Todos os distritos do país tiveram média negativa nas provas finais do 2.º Ciclo (6.ºano), o mesmo se passando nas regiões autónomas dos Açores e da Madeira, de acordo com os dados do Ministério da Educação.

Numa análise regional, mantém-se o distrito de Coimbra como aquele em que os resultados foram menos negativos, com uma média de 2,88 em 7.635 exames relativos ao ano letivo 2012/13.

No ano anterior, Coimbra liderou a lista dos distritos com melhores resultados nas provas finais de Português e Matemática que os alunos realizam no 6.º ano de escolaridade, quando concluem o 2.º Ciclo e que têm um peso de 30 por cento na nota final.

Apresentou então a média de 3,11 (numa escala de um a cinco), em 7.886 exames realizados, seguindo-se os distritos de Viseu e da Guarda, ambos com média de 3,10.

Agora, surgem a seguir a Coimbra as escolas portuguesas no estrangeiro, com média de 2,84 e um total de 960 provas.

No final da tabela, elaborada a partir de dados fornecidos pelo Ministério da Educação, está novamente a Região Autónoma dos Açores com média de 2,32 em 5.735 exames, contra 2,44 de média e 5.884 exames no ano anterior.

O distrito de Bragança apresenta uma média de 2,56 num total de 2.090 provas, enquanto Portalegre surge com média de 2,57 e 2.023 exames realizados.

Em 45 escolas a média de exames foi melhor do que a nota interna

Em 45 escolas, os alunos do 6.º ano conseguiram melhores resultados nos exames nacionais do que na nota final atribuída pelos professores ao trabalho realizado ao longo do ano em sala de aula, segundo dados do Ministério da Educação e Ciência.

Num universo de 1.148 escolas de alunos que, no ano letivo 2012/13, realizaram exames do 6.º no passado ano letivo, a maioria dos estudantes teve piores notas nas provas nacionais do que na nota interna atribuída pelo estabelecimento de ensino. Em apenas 45, a nota do exame superou a média interna.

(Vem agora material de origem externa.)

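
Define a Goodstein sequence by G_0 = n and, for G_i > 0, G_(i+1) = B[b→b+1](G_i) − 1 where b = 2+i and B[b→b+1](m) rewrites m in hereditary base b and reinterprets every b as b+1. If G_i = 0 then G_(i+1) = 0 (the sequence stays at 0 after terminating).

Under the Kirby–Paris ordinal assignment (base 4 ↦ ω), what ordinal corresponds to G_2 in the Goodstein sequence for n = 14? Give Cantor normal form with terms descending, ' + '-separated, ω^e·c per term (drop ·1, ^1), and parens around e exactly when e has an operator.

ω^(ω + 1) + ω^ω + 1

i=0: 14 = 2^(2 + 1) + 2^2 + 2 (b=2); 2→3: 3^(3 + 1) + 3^3 + 3 = 111; 111−1 = 110
i=1: 110 = 3^(3 + 1) + 3^3 + 2 (b=3); 3→4: 4^(4 + 1) + 4^4 + 2 = 1282; 1282−1 = 1281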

No Colégio dos Plátanos, em Lisboa, a média a exame foi 3,43 valores (numa escola de zero a cinco). Comparando com a nota interna, os alunos tiveram 0,6 valores acima da média da nota interna, de acordo com uma tabela de resultados elaborada a partir de dados disponibilizados pelo Ministério da Educação e Ciência.

As médias no Colégio do Oriente, também em Lisboa, e a Escola Internacional da Covilhã também foram meio valor acima nos exames.

Em apenas dois estabelecimentos, a média da nota atribuída pela escola igualou a média conseguida no exame: no Colégio Militar, onde a média foi de 3,24 valores, e na Escola Básica dos 2.º e 3.º ciclos Santa Iria, em Santarém, onde a média foi de 2,9 valores.

Apenas 245 escolas com média positivas nas provas finais

Apenas 245 escolas (21 por cento) obtiveram média positiva nas provas finais do 6.º ano, em 2012/13, que contaram 30 por cento para a nota final do aluno, de acordo com os dados disponibilizados pelo Ministério da Educação.

Num total de 1.147 escolas, 902 registaram média inferior a três (negativa), numa escala de um a cinco.

O ano letivo transato, a que se reporta este resultado, foi o primeiro em que a nota da prova final do 2.º Ciclo contou 30 por cento para a classificação final do aluno, à semelhança do que acontece com os exames do 9.º ano e do Ensino Secundário.

No topo da tabela surge o Colégio Euro-Atlântico, de Matosinhos (Porto), com média de 4,34 em 32 exames realizados.

Segue-se a Escola Internacional da Covilhã, Castelo Branco, com média de 4,28 em 18 exames.

A terceira posição é ocupada pelo Colégio de Nossa Senhora do Rosário, no Porto, com média de 4,07 num universo de 286 exames.

Outras três escolas privadas integram a lista das seis mais bem classificadas em exame. O Colégio Saint Peter`s School II, em Palmela, (Setúbal) atingiu média de 4,05, num total de 152 exames, o Colégio dos Plátanos (Sintra) realizou 150 provas e conseguiu média de 4,04 e o Colégio Oriente alcançou média de 3,98, em 44 exames.